Less than a month after downgrading Pike County, Kentucky’s general obligation bond rating seven notches to BB, S&P Global Ratings withdrew it after finding the county’s 2017 audit unreliable.

S&P had cut Pike County’s GO bond rating to junk-level BB from A-plus by S&P on May 21.

Buildings stand in the main commercial strip as seen from the scenic overlook at Bob Amos Park in Pikeville, Kentucky on Feb. 1, 2016. Pikeville is home to Bit Source LLC, a tech startup firm out to prove there's life after coal.
Nestled in Kentucky's Cumberland coalfields, Pike County has experienced fiscal problems since 2016, according to audits. Bloomberg News


The 2017 audit said the county’s accounting records were incomplete and didn’t provide sufficient evidence on which to base an audit opinion. It was posted June 4 on the Municipal Securities Rulemaking Board’s EMMA filing system.

The auditor found multiple material weaknesses, including that the county didn’t perform monthly bank reconciliations and failed to record transfers as they occurred.

The county also failed to pay invoices promptly as required by state law and didn’t submit a financial report to the state timely, said S&P analyst Caroline West.

“Given the auditor's disclaimer of opinion, a lack of sufficient quantity of financial data in the audit, and our opinion based on our interactions with management and the auditor's comments that the minimal information presented in the audit is unreliable, we do not view the information as of sufficient quality to maintain the long-term and underlying ratings on the county,” West said.

The seven-notch downgrade in May was based on the 2016 audit, which was released in March.

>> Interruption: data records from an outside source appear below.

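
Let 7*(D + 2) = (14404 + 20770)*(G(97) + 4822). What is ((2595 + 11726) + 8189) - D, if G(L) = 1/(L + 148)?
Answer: -41515638954/1715 ≈ -2.4207e+7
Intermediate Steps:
G(L) = 1/(148 + L)
D = 41554243604/1715 (D = -2 + ((14404 + 20770)*(1/(148 + 97) + 4822))/7 = -2 + (35174*(1/245 + 4822))/7 = -2 + (35174*(1181391/245))/7 = -2 + (⅐)*(41554247034/245) = -2 + 41554247034/1715 = 41554243604/1715 ≈ 2.4230e+7)
((2595 + 11726) + 8189) - D = ((2595 + 11726) + 8189) - 1*41554243604/1715 = (14321 + 8189) - 41554243604/1715 = 22510 - 41554243604/1715 = -41515638954/1715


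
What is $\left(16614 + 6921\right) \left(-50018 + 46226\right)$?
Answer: $-89244720$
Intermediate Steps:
$\left(16614 + 6921\right) \left(-50018 + 46226\right) = 23535 \left(-3792\right) = -89244720$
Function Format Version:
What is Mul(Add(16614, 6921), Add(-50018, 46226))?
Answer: -89244720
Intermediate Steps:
Mul(Add(16614, 6921), Add(-50018, 46226)) = Mul(23535, -3792) = -89244720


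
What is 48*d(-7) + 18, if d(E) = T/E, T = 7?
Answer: -30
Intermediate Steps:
d(E) = 7/E
48*d(-7) + 18 = 48*(7/(-7)) + 18 = 48*(7*(-⅐)) + 18 = 48*(-1) + 18 = -48 + 18 = -30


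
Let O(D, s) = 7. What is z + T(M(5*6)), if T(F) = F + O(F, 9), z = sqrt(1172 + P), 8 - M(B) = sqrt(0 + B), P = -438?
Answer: 15 + sqrt(734) - sqrt(30) ≈ 36.615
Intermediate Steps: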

At that time, S&P said its action was based on the county’s “very weak” economy, budget performance and management.

The eastern Kentucky county is about 140 miles east of Lexington, in the coalfields of the Cumberland Mountains. Pike County was a leading coal and natural gas producer, but a number of mines went into bankruptcy or closed across the state because of the waning industry.

The U.S. Census Bureau estimated the county’s population in 2017 at 59,000, a 9.4% drop from the last official census count of 65,000 in 2010.

The county’s unemployment rate was 6.2% in March, according to the U.S. Bureau of Labor Statistics.

Kentucky’s Auditor of Public Accounts, which is responsible for reviewing county audits, said it planned to issue a press release about the audit next week.

The 37-page audit for 2017, produced by RFH PLLC of Lexington, contained only an unaudited financial statement from the county fiscal court that indicated a cash balance of $2.06 million as of June 30, 2017.

The audit didn’t show the amount of outstanding debt or indicate whether the county paid debt service on time.

The fiscal 2016 audit showed the county had $9.4 million of outstanding GOs and a total of $35.5 million of long-term debt, including $24.5 million of revenue bonds.

S&P placed the county’s A-plus GO rating on CreditWatch with negative implications on March 20 because the 2016 audit had not been released. That audit was posted March 26 on EMMA.

While Pike County received a clean audit opinion in fiscal 2016, the fiscal court came under fire from auditors for procedures that were not performed accurately by the treasurer. Those included invoices that were not paid within 30 days, bank reconciliations that were not performed monthly, and an inaccurate fourth quarter report that was submitted to the state Department for Local Government.

In a report about the county’s 2015 audit, the state auditor said there were no instances of noncompliance with accounting principles and no issues with internal controls or operations that were considered to be material weaknesses.